Geisterbahn

Freitag, 26. Juni 2009 – Dreiuhrsechsundünfzig, fünfzehnkommavier Grad. Seit kurz nach drei an Deck. Nervenzittrig zwar, aber was soll’s. Michael Jackson ist tot. Als Tribute “Thriller” auf Youtube angeschaut.

Gestern – auf meiner Morgenrunde – sehe ich in Niedererlenbach eine Frau am Straßenrand in der Sonne stehen. Es ist O. Sie ist vollkommen überrascht, lacht, wir freuen und umarmen uns. Drei Minuten später fährt U. mit einem weißen Sportwagen vor. Auch er geradezu perplex, was denn ich hier und um diese Zeit … ? Die zwei wollen für drei Tage nach Prag, sind gerade dabei, in den Wagen zu steigen … Kurz darauf halte ich noch einmal, nun schon am Ortsrand von Massenheim, und winke den beiden Vorüberfahrenden in ihrem schicken Mercedes zu.

Gestern Abend Suche im Netz nach Zitaten aus Fernsehserien. Aber ist ja gar kein Problem, gibt ja ganze Foren und Seiten, die nichts anderes tun, als witzige Dialoge sammeln … Ist eben doch ein Problem, weil die Sammler oft solche Stumpfköpfe mit einem solch schlechten Geschmack sind, dass sie nicht einmal merken, dass die Pointen, die sie ihrer Leserschaft apportieren, schriftlich gar nicht funktionieren können oder so alt sind, dass sie nicht mehr witzig sind oder so doof, dass sie nie witzig waren. Aber unter Garantie finden sich ein paar amüsierwillige Forumsnasen, die ihnen als Dank ein “Geil!”, ein “Supi!” oder gar ein “Endgeil!” zurufen.

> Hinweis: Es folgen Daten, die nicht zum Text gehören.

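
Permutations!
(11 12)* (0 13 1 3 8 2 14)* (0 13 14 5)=(0 14 13 1 3 8 2 5)(11 12)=[14, 3, 5, 8, 4, 0, 6, 7, 2, 9, 10, 12, 11, 1, 13]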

Als Krimiautor müsste man eigentlich Spezialist für alles sein. Da man das nicht kann, muss man ständig Leute fragen, die es besser wissen als man selbst. “Eigentlich solltest Du je einen Mediziner, einen Kriminalisten und einen Juristen an Deinen Schreibtisch ketten.” Gute Idee, nur: irgendwer müsste ja auch Fütterung, Pflege und Unterhaltung übernehmen …

Und jetzt, um vieruhreinundzwanzig, dämmert’s schon.

Gestern Volker Weidermanns Text über Tellkamps Debütroman gelesen. Zwei Dinge gelernt: 1. Weidermann kann besser schreiben und ist intelligenter, als ich dachte. 2. Tellkamp ist ein noch größerer Schmock als längst befürchtet.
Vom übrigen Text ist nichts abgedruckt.